Mit einem Nachwort von Brigitte Kronauer. Jedes Jahr fährt Vincenzos Schwiegervater nach Israel in die Badeferien. Statt zu baden, besucht er täglich einen befreundeten Bauern im Hinterland und sieht ihm bei der Arbeit zu. "Dann bin ich nicht so allein", erklärt er Vincenzo. Seltsam, dass er dafür so weit fahren muss.
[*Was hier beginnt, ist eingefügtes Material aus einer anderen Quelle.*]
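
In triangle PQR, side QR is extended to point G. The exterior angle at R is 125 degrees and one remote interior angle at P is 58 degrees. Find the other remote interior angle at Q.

angle Q = 125 - 58 = 67 degrees (exterior angle theorem).

67 degrees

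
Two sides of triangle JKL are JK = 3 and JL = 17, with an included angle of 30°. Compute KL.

When two sides and the included angle are known, the law of cosines gives the third side.
c^2 = a^2 + b^2 - 2ab cos(C) generalizes the Pythagorean theorem to non-right triangles.
Here: KL^2 = 9 + 289 - 102*(sqrt(3)/2) = 298 - 51*sqrt(3)
KL = sqrt(298 - 51*sqrt(3))

sqrt(298 - 51*sqrt(3))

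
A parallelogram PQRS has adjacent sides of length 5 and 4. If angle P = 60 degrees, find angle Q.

In a parallelogram, consecutive angles are supplementary (sum to 180°).
angle Q = 180 - angle P
angle Q = 180 - 60
angle Q = 120 degrees

120 degrees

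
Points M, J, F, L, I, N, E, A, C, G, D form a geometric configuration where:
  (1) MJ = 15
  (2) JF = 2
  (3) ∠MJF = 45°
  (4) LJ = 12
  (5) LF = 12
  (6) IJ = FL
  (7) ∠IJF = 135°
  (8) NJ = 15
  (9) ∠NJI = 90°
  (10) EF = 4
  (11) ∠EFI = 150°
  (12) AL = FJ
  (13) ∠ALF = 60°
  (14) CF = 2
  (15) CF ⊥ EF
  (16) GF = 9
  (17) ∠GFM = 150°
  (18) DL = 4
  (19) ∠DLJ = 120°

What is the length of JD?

Step 1: By the law of cosines on triangle JLD: JD² = 12² + 4² − 2·12·4·cos(120°) = 208, so JD = 4·√13.

Therefore, the length of JD = 4·√13.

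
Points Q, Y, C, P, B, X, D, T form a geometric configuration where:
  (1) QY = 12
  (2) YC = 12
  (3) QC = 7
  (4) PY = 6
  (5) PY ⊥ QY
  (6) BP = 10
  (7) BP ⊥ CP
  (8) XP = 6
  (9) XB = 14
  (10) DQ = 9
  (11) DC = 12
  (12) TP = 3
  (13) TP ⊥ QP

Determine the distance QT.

Step 1: By the law of cosines on triangle PYQ: PQ² = 6² + 12² − 2·6·12·cos(90°) = 180, so PQ = 6·√5.
Step 2: By the law of cosines on triangle QPT: QT² = (6·√5)² + 3² − 2·6·√5·3·cos(90°) = 189, so QT = 3·√21.

Therefore, the length of QT = 3·√21.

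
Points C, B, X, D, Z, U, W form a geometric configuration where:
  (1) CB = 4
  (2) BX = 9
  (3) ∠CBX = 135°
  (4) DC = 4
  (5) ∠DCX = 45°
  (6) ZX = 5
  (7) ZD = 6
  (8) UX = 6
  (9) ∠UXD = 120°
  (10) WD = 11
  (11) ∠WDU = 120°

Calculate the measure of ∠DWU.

Step 1: By the law of cosines on triangle CBX: CX² = 4² + 9² − 2·4·9·cos(135°) = 147.91, so CX ≈ 12.16.
Step 2: By the law of cosines on triangle DCX: DX² = 4² + 12.16² − 2·4·12.16·cos(45°) = 95.11, so DX ≈ 9.75.
Step 3: By the law of cosines on triangle UXD: UD² = 6² + 9.75² − 2·6·9.75·cos(120°) = 189.63, so UD ≈ 13.77.
Step 4: By the law of cosines on triangle WDU: WU² = 11² + 13.77² − 2·11·13.77·cos(120°) = 462.11, so WU ≈ 21.5.
Step 5: By the inverse law of cosines on triangle DWU: cos(∠DWU) = (11² + 21.5² − 13.77²) / (2·11·21.5) = 393.48/472.93 = 0.832, so ∠DWU = 33.69°.

Therefore, the measure of angle ∠DWU = 33.69°.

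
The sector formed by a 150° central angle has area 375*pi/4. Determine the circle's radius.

r² = 360 × 375*pi/4 / (π × 150) = 225, so r = 15.

15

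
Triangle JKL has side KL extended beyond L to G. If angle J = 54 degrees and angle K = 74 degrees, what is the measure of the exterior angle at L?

By the exterior angle theorem, an exterior angle of a triangle equals the sum of the two remote interior angles.
Exterior angle = angle J + angle K
Exterior angle = 54 + 74 = 128 degrees

128 degrees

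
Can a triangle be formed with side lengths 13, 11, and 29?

No.
The triangle inequality is violated: 13 + 11 = 24 ≤ 29.
These lengths cannot form a triangle.

No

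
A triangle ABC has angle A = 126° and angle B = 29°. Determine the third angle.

angle C = 180 - 126 - 29 = 25 degrees.

25 degrees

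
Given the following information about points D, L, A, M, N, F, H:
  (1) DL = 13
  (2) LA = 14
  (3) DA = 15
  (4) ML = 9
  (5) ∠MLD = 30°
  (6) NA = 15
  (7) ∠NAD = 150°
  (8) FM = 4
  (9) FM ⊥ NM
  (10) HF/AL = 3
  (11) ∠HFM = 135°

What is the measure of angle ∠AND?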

Rezensionsnotiz zu Süddeutsche Zeitung, 06.03.2006

Thomas Wild befindet, dass der Schweizer Schriftsteller Hans Boesch, der 2003 gestorben ist, immer noch viel zu wenig bekannt ist. Als "Einführung" in dessen vielschichtiges Werk empfiehlt er daher diesen postum erschienenen Band mit Erzählungen. Die Geschichten drehen sich um "Menschen, die vom Leben grundlegend berührt wurden" und sie sind vor allem von "Zweifeln und Skepsis" geprägt, so der Rezensent. Ihm gefällt, dass Boesch sich dennoch nicht in "zerknirschter Miesepeterei" ergeht, sondern sich stattdessen vom "Gebot der Genauigkeit" leiten lässt und in äußerst präziser und klarer Sprache erzählerisch bis in die 1940er Jahre zurückgreift. Der politische Impetus von Boeschs Erzählungen sieht Wild gegen den Umstand gerichtet, dass die Schweiz nach dem Zweiten Weltkrieg versuchte, sich "eine weiße Weste anzulegen". Der Rezensent preist die mitunter fast lyrische Qualität der Texte und sieht in der großen sprachlichen Genauigkeit der Geschichten eine "scharfe Kritik" an der "Flucht in die Unschärfe", mit der sich die Schweiz nach dem Krieg aus der Verantwortung zu ziehen versuchte.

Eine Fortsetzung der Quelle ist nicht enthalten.